Because JVM does not have access to the hardware features needed to execute this...

TurpIF · on Sept 19, 2017

In fact, you can access the hardware through native calls via JNI (or JNA). Or course, then, you have to embedded multiplatform libraries and manage the associated issues. Also, the OpenBLAS implementation is very well optimized for several Intel and AMD processors (you can compile it so that it autodetects which one you're using). It can even reach the efficiency of the Intel's MKL implementation in mono-threaded mode.

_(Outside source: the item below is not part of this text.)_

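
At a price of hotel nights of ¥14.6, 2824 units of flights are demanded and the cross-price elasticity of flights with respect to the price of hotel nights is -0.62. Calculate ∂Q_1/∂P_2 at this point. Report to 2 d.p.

-119.92

ε = (∂Q_1/∂P_2)·(P_2/Q_1) ⇒ ∂Q_1/∂P_2 = ε·Q_1/P_2 = -0.62 × 2824/14.6 ≈ -119.92.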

dragandj · on Sept 19, 2017

We don't even have to guess, since that's exactly what Neanderthal does. Also, I micro-benchmarked lots of options and have yet to find one that fills similar use case that is faster than Neanderhtal+MKL on the CPU, regardless of the JNI overhead (minus the obvious direct use of MKL, but that is much more low-level code). Also, most higher level libraries have considerable overhead. Neanderthal's overhead is tiny.

OpenBLAS's huge drawback is that it only supports BLAS without LAPACK, sparse, tensors, FFT etc.

Anyway, regarding the OP's comment, I guess that they meant to suggest implementing all that in pure Java, not Java + FFI, since then the native code has to be written in non-Java.

reikonomusha · on Sept 19, 2017

What about correctness? Numerical linear algebra is very difficult and bugs are hard to test for and weed out.

dragandj · on Sept 19, 2017

I guess when it comes to testing, Intel has more resources to do that than most other folks. That's one of the reasons why I use MKL despite it not being open source (but it is free as in free beer).